What India possibly wooing battery makers means for you and your dream EV1 min read . Updated: 28 Sep 2020, 09:47 AM IST
India may try to attract battery makers to produce locally with incentives to the tune of $4.6 billion.
- Local manufacturing could bring down costs of batteries, a key component in an electric vehicle, making such vehicles more affordable.
A battery unit is at the core of an electric vehicle (EV) and is often likened by many to be its heart and brain rolled into one. As such, the cost of a battery also forms a big chunk of the final price of the EV itself. At a time when battery makers are trying to make these more reliable and offer more range, there is also a clear emphasis on making them more affordable, and local production could go a long way in bringing down costs and making the EVs more affordable.
Little wonder then that India is reportedly contemplating incentives to global battery makers to start production here - a move, if set in motion, could translate to your next EV becoming a more affordable than it is presently.
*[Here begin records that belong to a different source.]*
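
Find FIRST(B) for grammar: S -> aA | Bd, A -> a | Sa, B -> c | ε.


Per alternative of B: FIRST(c) = {c}; FIRST(ε) = {ε}
FIRST(B) = {c, ε}


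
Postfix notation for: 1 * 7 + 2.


Left to right (same or higher precedence on left)
Postfix: 1 7 * 2 +


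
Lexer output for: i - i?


Scan left to right, longest-match per lexeme
Tokens: ID(i), OP(-), ID(i)


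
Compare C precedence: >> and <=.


'>>' is shift (level 8); '<=' is relational (level 7)
Higher level binds tighter
'>>' has higher precedence than '<='


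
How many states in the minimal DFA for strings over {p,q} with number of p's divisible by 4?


Track (count of p) mod 4: states 0..3, accept at 0
Minimal DFA: 4 states


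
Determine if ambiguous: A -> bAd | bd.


balanced b^n…d^n: each string has a unique parse
Unambiguous


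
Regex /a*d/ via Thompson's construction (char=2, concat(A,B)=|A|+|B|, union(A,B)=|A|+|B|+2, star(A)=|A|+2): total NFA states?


Syntax tree has 2 char leaf(s), 0 union(s), 1 star(s)
chars contribute 2×2 = 4; each union adds +2; each star adds +2
Total: 4 + 0 + 2 = 6 states


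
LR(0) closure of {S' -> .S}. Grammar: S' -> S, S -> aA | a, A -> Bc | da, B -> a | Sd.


Start: S' -> .S
For each item with dot before a nonterminal B, add B -> .γ for every B-production
Closure: [S' -> .S, S -> .aA, S -> .a]


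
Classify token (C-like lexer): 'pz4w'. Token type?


Pattern: letter/underscore followed by alphanumerics, not a keyword
Type: IDENTIFIER


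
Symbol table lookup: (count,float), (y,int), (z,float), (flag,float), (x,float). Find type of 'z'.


Lookup 'z' → type float


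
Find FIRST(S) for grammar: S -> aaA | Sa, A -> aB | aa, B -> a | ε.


Per alternative of S: FIRST(aaA) = {a}; FIRST(Sa) = {a}
FIRST(S) = {a}


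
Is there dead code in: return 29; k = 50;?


statement follows a return and is unreachable
Dead: 'k = 50'


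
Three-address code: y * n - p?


Break into single-operator statements:
t1 = y * n
t2 = t1 - p


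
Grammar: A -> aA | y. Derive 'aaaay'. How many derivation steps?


Derivation: A => aA => aaA => aaaA => aaaaA => aaaay
Steps: 5


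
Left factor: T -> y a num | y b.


Common prefix: 'y'
Factored: T -> y T', T' -> a num | b


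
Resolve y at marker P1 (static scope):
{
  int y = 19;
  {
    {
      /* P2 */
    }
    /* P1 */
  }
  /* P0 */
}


P1's block does not declare y; resolves to the enclosing declaration at depth 0
y = 19


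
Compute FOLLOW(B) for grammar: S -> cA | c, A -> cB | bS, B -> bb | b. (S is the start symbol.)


$ ∈ FOLLOW(S). For each A -> αBβ: add FIRST(β)\{ε} to FOLLOW(B); if β nullable, add FOLLOW(A).
FOLLOW(B) = {$}


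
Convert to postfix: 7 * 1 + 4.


Left to right (same or higher precedence on left)
Postfix: 7 1 * 4 +


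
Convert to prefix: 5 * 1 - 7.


left-to-right (same/higher precedence on left): tree is (- (* 5 1) 7)
Prefix: - * 5 1 7


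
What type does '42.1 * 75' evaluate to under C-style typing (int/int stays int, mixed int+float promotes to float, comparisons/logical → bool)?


Operand types: float * int
Rule: mixed int/float promotes to float; int/int stays int
Result type: float


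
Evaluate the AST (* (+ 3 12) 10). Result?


Evaluate inner: (+ 3 12) = 15
Evaluate root: (* 15 10) = 150
Result: 150


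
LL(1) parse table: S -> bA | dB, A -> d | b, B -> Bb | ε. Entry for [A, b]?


For [A, b]: 'b' ∈ FIRST(b)
Entry: A -> b


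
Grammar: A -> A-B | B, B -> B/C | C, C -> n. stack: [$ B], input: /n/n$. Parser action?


shift '/' to continue B -> B/C
Action: shift


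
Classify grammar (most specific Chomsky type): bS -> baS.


LHS has context (more than one symbol) and |LHS| ≤ |RHS|
Classification: Type 1 (Context-Sensitive)


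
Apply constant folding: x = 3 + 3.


3 + 3 = 6 at compile time
Optimized: x = 6


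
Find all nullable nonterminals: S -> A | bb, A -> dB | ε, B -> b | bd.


A nonterminal is nullable iff some alternative derives ε (directly, or every symbol in it is nullable)
Nullable: {A, S}


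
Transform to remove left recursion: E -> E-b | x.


Left-recursive alternatives: E-b; non-recursive: x
Introduce E': E -> xE', E' -> -bE' | ε


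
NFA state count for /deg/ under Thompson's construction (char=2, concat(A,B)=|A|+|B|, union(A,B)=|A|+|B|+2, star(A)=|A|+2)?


Syntax tree has 3 char leaf(s), 0 union(s), 0 star(s)
chars contribute 3×2 = 6; each union adds +2; each star adds +2
Total: 6 + 0 + 0 = 6 states


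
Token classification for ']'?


Pattern: delimiter/punctuation
Type: PUNCTUATION


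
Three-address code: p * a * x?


Break into single-operator statements:
t1 = p * a
t2 = t1 * x


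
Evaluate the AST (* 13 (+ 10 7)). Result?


Evaluate inner: (+ 10 7) = 17
Evaluate root: (* 13 17) = 221
Result: 221


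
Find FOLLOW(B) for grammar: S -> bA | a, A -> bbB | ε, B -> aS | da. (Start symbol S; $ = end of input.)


$ ∈ FOLLOW(S). For each A -> αBβ: add FIRST(β)\{ε} to FOLLOW(B); if β nullable, add FOLLOW(A).
FOLLOW(B) = {$}


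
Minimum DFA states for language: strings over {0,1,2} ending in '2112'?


Track the longest suffix of input matching a prefix of '2112': 5 classes (prefixes of length 0..4)
Minimal DFA: 5 states


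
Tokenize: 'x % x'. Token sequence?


Scan left to right, longest-match per lexeme
Tokens: ID(x), OP(%), ID(x)


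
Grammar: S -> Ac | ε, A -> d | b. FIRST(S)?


Per alternative of S: FIRST(Ac) = {b, d}; FIRST(ε) = {ε}
FIRST(S) = {b, d, ε}


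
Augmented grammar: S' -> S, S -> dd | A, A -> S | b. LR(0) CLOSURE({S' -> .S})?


Start: S' -> .S
For each item with dot before a nonterminal B, add B -> .γ for every B-production
Closure: [S' -> .S, S -> .dd, S -> .A, A -> .S, A -> .b]


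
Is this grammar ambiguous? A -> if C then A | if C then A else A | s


dangling else: 'if C then if C then s else s' parses two ways
Ambiguous


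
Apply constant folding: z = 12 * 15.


12 * 15 = 180 at compile time
Optimized: z = 180


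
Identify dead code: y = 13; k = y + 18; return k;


y is read by k's definition; k is returned
No dead code


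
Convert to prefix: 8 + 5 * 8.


'*' binds tighter: tree is (+ 8 (* 5 8))
Prefix: + 8 * 5 8


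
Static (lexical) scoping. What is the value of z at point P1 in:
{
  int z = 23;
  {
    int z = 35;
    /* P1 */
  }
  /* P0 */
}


z declared in the same block as P1
z = 35


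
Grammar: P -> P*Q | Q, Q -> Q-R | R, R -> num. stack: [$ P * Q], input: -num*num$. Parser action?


'-' can extend Q; shift to build Q -> Q-R
Action: shift


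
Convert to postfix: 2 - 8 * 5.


* has higher precedence, evaluate 8*5 first
Postfix: 2 8 5 * -


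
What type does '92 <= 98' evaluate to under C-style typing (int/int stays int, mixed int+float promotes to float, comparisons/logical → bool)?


Operand types: int <= int
Rule: comparison yields bool
Result type: bool


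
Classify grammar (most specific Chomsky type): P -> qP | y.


Right-linear: every RHS is a terminal or a terminal followed by one nonterminal
Classification: Type 3 (Regular)


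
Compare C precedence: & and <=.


'<=' is relational (level 7); '&' is bitwise AND (level 5)
Higher level binds tighter
'<=' has higher precedence than '&'


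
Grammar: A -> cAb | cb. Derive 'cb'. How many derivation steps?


Derivation: A => cb
Steps: 1


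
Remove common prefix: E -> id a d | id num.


Common prefix: 'id'
Factored: E -> id E', E' -> a d | num


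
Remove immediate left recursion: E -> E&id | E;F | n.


Left-recursive alternatives: E&id, E;F; non-recursive: n
Introduce E': E -> nE', E' -> &idE' | ;FE' | ε


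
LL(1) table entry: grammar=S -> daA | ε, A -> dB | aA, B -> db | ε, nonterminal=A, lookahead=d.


For [A, d]: 'd' ∈ FIRST(dB)
Entry: A -> dB


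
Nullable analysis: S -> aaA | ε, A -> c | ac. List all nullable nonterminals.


A nonterminal is nullable iff some alternative derives ε (directly, or every symbol in it is nullable)
Nullable: {S}


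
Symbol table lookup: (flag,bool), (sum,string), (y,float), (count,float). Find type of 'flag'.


Lookup 'flag' → type bool


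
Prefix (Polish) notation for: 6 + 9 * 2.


'*' binds tighter: tree is (+ 6 (* 9 2))
Prefix: + 6 * 9 2


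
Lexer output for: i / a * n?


Scan left to right, longest-match per lexeme
Tokens: ID(i), OP(/), ID(a), OP(*), ID(n)


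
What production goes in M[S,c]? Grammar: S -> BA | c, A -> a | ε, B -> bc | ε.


For [S, c]: 'c' ∈ FIRST(c)
Entry: S -> c


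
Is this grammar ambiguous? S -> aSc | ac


balanced a^n…c^n: each string has a unique parse
Unambiguous


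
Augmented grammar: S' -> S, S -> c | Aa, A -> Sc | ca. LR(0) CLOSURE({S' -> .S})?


Start: S' -> .S
For each item with dot before a nonterminal B, add B -> .γ for every B-production
Closure: [S' -> .S, S -> .c, S -> .Aa, A -> .Sc, A -> .ca]


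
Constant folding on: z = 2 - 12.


2 - 12 = -10 at compile time
Optimized: z = -10


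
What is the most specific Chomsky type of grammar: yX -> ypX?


LHS has context (more than one symbol) and |LHS| ≤ |RHS|
Classification: Type 1 (Context-Sensitive)


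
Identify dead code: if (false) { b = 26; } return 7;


condition is constant false, so the whole block is unreachable
Dead: 'if (false) { b = 26; }'


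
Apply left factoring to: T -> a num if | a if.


Common prefix: 'a'
Factored: T -> a T', T' -> num if | if


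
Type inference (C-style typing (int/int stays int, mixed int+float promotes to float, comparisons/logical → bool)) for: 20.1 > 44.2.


Operand types: float > float
Rule: comparison yields bool
Result type: bool


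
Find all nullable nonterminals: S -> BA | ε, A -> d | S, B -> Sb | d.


A nonterminal is nullable iff some alternative derives ε (directly, or every symbol in it is nullable)
Nullable: {A, S}


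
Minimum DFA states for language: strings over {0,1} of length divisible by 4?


Track length mod 4: states 0..3, accept at 0
Minimal DFA: 4 states


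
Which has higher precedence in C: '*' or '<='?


'*' is multiplicative (level 10); '<=' is relational (level 7)
Higher level binds tighter
'*' has higher precedence than '<='


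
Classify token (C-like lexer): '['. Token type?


Pattern: delimiter/punctuation
Type: PUNCTUATION


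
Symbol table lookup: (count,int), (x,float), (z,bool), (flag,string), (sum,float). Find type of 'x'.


Lookup 'x' → type float


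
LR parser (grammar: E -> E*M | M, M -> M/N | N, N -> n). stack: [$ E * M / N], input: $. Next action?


handle 'M/N' on top
Action: reduce (M -> M/N)


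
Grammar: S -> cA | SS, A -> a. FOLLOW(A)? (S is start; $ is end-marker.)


$ ∈ FOLLOW(S). For each A -> αBβ: add FIRST(β)\{ε} to FOLLOW(B); if β nullable, add FOLLOW(A).
FOLLOW(A) = {$, c}


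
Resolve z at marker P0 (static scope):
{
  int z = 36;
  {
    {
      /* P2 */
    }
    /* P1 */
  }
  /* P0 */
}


z declared in the same block as P0
z = 36


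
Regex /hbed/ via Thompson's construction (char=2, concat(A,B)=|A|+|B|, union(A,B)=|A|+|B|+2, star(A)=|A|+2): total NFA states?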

According to a recent Reuters report, a proposal drafted by NITI Aayog recommends incentives of $4.6 billion by 2030 for companies manufacturing advanced batteries, starting with cash and infrastructure incentives of 9 billion rupees ($122 million) in the next financial year. While the country as a whole is looking at reducing its oil import bill - India is one of the largest oil importers in the world, the incentives could also come as a shot in the arm for EV makers in India, like Tata Motors and Mahindra and Mahindra. It could also make international players in the Indian automobile scene concentrate on EVs here with more enthusiasm.
Take China's case, for example. The country is the world's largest EV market and buyers here have choices galore - from small hatchbacks to luxury SUVs, from local players to giants like Tesla and Volkswagen. Apart from a slew of incentives which make EVs very affordable, China is also home to 80% of the world's lithium-ion cell production. Local manufacturing keeps costs down which, in turn, helps keep prices relatively lesser.
At a time when India is looking for a big push towards electric mobility, factors such as a scrappage policy for old vehicles, supporting infrastructure and options in the market will have a bearing on whether the push does come to a shove, in a good way of course. The biggest factor, however, would be how affordable EVs can be here and local battery production could indeed put such vehicles within the reach of the common citiz.